Flint, MI– One thing Flint City Council members can agree on is that blight is a serious issue facing the city, requiring the council’s attention and action.
But when it comes to the way to resolve this issue, they all have different ideas.
The proposed budget for the Office of Blight Elimination and Neighborhood Stabilization for Fiscal Year 2022 and 2023 was up for discussion during the third of what will be four council budget hearings on April 19.
The council was able to direct questions about the budget for blight, like how funds will be used and how much employees are paid, to the administration.
City Administrator Clyde Edwards said there are currently three full-time blight employees, and two part-time blight employees. The proposed budget makes room for two more full-time blight employees, and one more part-time employee.
Grants and Finance Coordinator Chay Linesman said that one full-time employee makes about $16 an hour, for an annual total of around $33,282 not including overtime. The proposed budget allocates $405,750 to the department for FY 2022 and 2023, compared to $392,466 for the current fiscal year.
When asked about how long it takes for blight employees to respond to complaints, Blight Management Analyst Lindsay Crawford said there is no specific time frame, but that they try to respond as fast as possible.
“Our laborers are scheduled weeks out, unfortunately just because of the volume of complaints and issues that we receive,” Crawford said.
Council members hear a lot of those complaints too.
“You know, this is something that I think every councilperson deals with every day is blight complaints,” said Council President Kate Fields. “And we go through the process, and the problem is, there simply aren’t enough laborers to pick up all the blight.”
Councilman Santino Guerra said he would like to see a form of patrol officers in the blight department, with employees who just drive around the city and pick up whatever blight they find.
Fields said she thinks there should be at least ten laborers in the blight department. She said she didn’t think the current wages were a problem, but Councilman Eric Mays said he would like to see an increase in wages for employees in the department.
“Service deserves rewards, and with the $99 million coming in, I want you to know some of it can be used to put $13 an hour over certain employees’ pay,” Mays said referring to the federal COVID-19 relief aid coming to the City of Flint.

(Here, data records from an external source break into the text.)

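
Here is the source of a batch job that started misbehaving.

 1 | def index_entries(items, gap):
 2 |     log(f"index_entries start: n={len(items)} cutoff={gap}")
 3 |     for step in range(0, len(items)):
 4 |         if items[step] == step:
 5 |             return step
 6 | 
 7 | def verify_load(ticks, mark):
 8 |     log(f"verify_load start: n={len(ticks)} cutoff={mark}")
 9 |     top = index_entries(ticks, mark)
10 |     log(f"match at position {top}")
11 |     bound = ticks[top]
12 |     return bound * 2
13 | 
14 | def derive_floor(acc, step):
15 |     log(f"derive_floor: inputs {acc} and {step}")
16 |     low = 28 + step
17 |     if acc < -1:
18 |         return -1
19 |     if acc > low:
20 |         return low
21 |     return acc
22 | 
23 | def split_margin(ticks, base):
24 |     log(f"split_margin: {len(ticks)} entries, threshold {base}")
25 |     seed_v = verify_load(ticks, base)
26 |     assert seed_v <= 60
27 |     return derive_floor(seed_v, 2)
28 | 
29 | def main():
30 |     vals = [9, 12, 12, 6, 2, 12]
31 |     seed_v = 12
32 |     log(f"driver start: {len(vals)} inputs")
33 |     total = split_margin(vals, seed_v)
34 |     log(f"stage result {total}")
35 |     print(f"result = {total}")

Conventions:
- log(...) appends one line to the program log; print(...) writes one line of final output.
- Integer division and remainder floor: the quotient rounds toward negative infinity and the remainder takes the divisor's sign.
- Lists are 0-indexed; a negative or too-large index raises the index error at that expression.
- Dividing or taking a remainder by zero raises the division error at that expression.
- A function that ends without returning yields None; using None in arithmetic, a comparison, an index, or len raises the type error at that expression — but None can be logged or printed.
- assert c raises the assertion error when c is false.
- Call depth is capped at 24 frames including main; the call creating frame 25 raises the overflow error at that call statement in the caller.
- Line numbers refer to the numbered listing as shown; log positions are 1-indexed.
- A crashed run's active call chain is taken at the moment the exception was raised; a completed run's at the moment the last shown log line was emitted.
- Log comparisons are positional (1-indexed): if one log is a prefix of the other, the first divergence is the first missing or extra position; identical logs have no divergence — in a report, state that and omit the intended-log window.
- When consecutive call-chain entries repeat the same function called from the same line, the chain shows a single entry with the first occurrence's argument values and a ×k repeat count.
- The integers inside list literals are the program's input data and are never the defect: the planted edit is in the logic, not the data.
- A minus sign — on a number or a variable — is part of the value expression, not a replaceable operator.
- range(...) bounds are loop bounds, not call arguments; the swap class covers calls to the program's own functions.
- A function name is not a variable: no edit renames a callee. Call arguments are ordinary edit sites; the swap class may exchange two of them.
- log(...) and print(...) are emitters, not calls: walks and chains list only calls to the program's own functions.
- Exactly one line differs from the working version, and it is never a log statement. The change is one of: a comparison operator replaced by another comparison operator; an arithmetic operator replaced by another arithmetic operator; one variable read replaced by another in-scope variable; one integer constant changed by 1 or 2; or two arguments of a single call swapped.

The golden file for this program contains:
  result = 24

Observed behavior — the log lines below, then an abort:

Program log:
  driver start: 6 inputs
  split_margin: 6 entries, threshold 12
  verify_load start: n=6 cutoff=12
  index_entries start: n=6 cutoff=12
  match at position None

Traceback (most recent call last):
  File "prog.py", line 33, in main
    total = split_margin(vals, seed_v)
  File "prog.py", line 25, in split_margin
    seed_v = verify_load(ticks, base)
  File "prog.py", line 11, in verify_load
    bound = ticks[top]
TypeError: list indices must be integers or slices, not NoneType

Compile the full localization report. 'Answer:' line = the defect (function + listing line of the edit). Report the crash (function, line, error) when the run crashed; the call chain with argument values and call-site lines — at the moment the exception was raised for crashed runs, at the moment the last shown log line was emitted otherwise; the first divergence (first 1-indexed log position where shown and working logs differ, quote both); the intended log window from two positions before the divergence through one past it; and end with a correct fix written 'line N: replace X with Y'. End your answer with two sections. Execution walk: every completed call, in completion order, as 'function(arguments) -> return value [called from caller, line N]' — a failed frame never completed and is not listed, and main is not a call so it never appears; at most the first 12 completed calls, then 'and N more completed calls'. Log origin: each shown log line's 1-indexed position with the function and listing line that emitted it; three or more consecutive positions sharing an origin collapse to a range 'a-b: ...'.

Answer: the defect is in index_entries at line 4.
Key observation: Log line 5 is where behavior first shows: 'match at position None' appears instead of 'match at position 1'.
Crash: verify_load, line 11, TypeError.
Call chain: main -> split_margin([9, 12, 12, 6, 2, 12], 12) (called at line 33) -> verify_load([9, 12, 12, 6, 2, 12], 12) (called at line 25).
First divergence: at position 5 the run shows 'match at position None' where the working version logs 'match at position 1'.
Intended log window:
  3: verify_load start: n=6 cutoff=12
  4: index_entries start: n=6 cutoff=12
  5: match at position 1
  6: derive_floor: inputs 24 and 2
Execution walk:
  index_entries([9, 12, 12, 6, 2, 12], 12) -> None  [called from verify_load, line 9]
Origin of each log line:
  1 — main, line 32
  2 — split_margin, line 24
  3 — verify_load, line 8
  4 — index_entries, line 2
  5 — verify_load, line 10
A correct fix: line 4: replace `items[step] == step` with `items[step] == gap`.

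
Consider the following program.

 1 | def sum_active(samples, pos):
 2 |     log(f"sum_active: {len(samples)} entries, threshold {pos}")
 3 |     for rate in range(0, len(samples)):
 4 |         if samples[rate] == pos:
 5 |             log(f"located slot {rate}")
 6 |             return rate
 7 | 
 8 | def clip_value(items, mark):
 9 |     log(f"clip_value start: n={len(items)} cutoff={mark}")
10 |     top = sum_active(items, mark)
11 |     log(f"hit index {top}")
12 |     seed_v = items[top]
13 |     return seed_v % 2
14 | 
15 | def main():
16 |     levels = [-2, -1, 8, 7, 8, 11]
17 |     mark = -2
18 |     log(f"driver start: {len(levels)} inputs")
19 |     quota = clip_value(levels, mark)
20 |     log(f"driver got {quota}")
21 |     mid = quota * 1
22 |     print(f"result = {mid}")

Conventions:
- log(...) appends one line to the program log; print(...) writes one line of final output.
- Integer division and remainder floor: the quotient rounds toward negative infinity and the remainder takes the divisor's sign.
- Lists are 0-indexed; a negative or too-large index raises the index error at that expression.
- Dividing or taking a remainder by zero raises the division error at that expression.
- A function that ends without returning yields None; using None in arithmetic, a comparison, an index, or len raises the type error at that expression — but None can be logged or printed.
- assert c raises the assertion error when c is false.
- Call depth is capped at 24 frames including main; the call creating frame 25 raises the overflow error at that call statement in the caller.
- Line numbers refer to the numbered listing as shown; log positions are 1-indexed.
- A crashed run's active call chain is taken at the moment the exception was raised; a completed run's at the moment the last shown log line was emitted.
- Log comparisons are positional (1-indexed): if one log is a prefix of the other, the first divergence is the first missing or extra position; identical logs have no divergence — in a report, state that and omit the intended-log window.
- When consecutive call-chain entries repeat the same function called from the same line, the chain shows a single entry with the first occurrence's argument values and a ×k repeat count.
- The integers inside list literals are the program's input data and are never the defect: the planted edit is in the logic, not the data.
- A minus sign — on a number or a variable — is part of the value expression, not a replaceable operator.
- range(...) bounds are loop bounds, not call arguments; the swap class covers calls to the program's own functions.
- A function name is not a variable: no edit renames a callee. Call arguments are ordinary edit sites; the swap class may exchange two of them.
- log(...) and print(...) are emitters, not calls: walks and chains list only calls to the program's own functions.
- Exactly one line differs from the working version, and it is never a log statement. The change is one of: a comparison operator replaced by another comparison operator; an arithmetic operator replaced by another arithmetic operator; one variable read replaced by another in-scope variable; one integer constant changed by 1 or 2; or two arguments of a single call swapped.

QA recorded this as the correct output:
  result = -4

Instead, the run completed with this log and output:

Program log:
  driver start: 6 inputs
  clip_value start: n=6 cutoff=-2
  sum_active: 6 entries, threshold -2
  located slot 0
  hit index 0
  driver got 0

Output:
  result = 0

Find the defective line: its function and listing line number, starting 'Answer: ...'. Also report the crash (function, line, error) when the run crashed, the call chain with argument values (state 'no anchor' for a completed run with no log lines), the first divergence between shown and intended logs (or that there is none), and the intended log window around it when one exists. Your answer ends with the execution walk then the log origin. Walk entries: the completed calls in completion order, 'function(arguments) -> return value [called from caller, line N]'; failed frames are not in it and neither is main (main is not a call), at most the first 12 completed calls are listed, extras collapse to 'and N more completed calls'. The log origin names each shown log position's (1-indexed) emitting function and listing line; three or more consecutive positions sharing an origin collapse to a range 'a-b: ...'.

Answer: the defect is in clip_value at line 13.
Core observation: Position 6 is the first bad log line: 'driver got 0' should read 'driver got -4'.
Call chain: main.
First divergence: at position 6 the run shows 'driver got 0' where the working version logs 'driver got -4'.
Intended log window:
  4: located slot 0
  5: hit index 0
  6: driver got -4
Execution walk:
  sum_active([-2, -1, 8, 7, 8, 11], -2) -> 0  [called from clip_value, line 10]
  clip_value([-2, -1, 8, 7, 8, 11], -2) -> 0  [called from main, line 19]
Origin of each log line:
  1: logged in main at line 18
  2: logged in clip_value at line 9
  3: logged in sum_active at line 2
  4: logged in sum_active at line 5
  5: logged in clip_value at line 11
  6: logged in main at line 20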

Mays also said he’d look into proposing moving an additional one or two million into their department, if he could find it in the budget, and asked why they proposed “such a modest budget” for blight.
Edwards said the budget was an example of the administration’s “forward thinking,” in that they’re looking into the “possibility of obtaining some additional funding from some of [their] partners.”
Mays said that was what was said last fiscal year, and while the City received some money, he said it wasn’t to the extent of the millions he would like the department to receive. Edwards said there were “ongoing efforts to try to work towards a significant amount.”
Mays said he would dare the council not to adequately fund the blight department.
“It looks like a third world country around here,” he said. “We got to do a better job and my job is to fund it.”
Councilman Maurice Davis said he was a “proponent of dealing with blight,” but was against spending more of the City’s money to do so.
“I understand how fragile the budget is. Some of my colleagues don’t understand that, they just got wish lists,” Davis said. “They spending all the taxpayers’ money…every dime that we put out here comes out of somebody else’s pocket.”
Mays said that spending money the way taxpayers want it to be spent is exactly what the council is supposed to do.
“The residents want money spent on blight. I knew it last year and I know it this year. They lookin’ at blight and public safety,” Mays said. “You put the taxpayer money where they want it, and they want a clean city.”
Davis suggested instead that the City work with contractors, or see if cleaning up blight could be part of a work release program with the Sheriff’s Office.
“I know we don’t have a volume of workers, and I know we don’t have a volume of income…We got a sensitive budget, a very fragile budget, and every time we add to that budget it’s on the backs of people that’s paying water bills,” Davis said. “if it ain’t grant-related or volunteer-related, we in a little trouble in this city.”
Fields also suggested the blight department partner with different organizations looking for volunteer work, such as rehabilitation centers or programs for formerly incarcerated individuals.
“If we don’t have enough funding in this fragile budget to hire ten laborers, at least we can have somebody working on a plan to utilize regular volunteer groups on a regular basis,” Fields said.
Fields also thought the City could work with the residents more to get them to clean their own blight by setting up certain programs. She suggested partnering with the landfill, so residents could take their own trash there free of charge or at a very low cost. She also inquired about a tire program, and what the City could do to pick up tires left at the curb.
Crawford said the City actually has a couple initiatives that address those suggestions already.
Through City Hall, Crawford said residents can pick a “dump pass” from the treasurer’s office that will allow them to bring waste material to the landfill. She also said the City is planning a tire buyback program that will be in May.
Fields said she was happy to hear about these programs, but that there was a problem with each of them.
“One, a one-time-a-year buyback doesn’t do it, because people are dumping tires all year long,” she said. “And then regarding the landfill…the problem is, I’m a council person and I didn’t know we had that. I don’t think we’re doing a very good job of publicizing this.”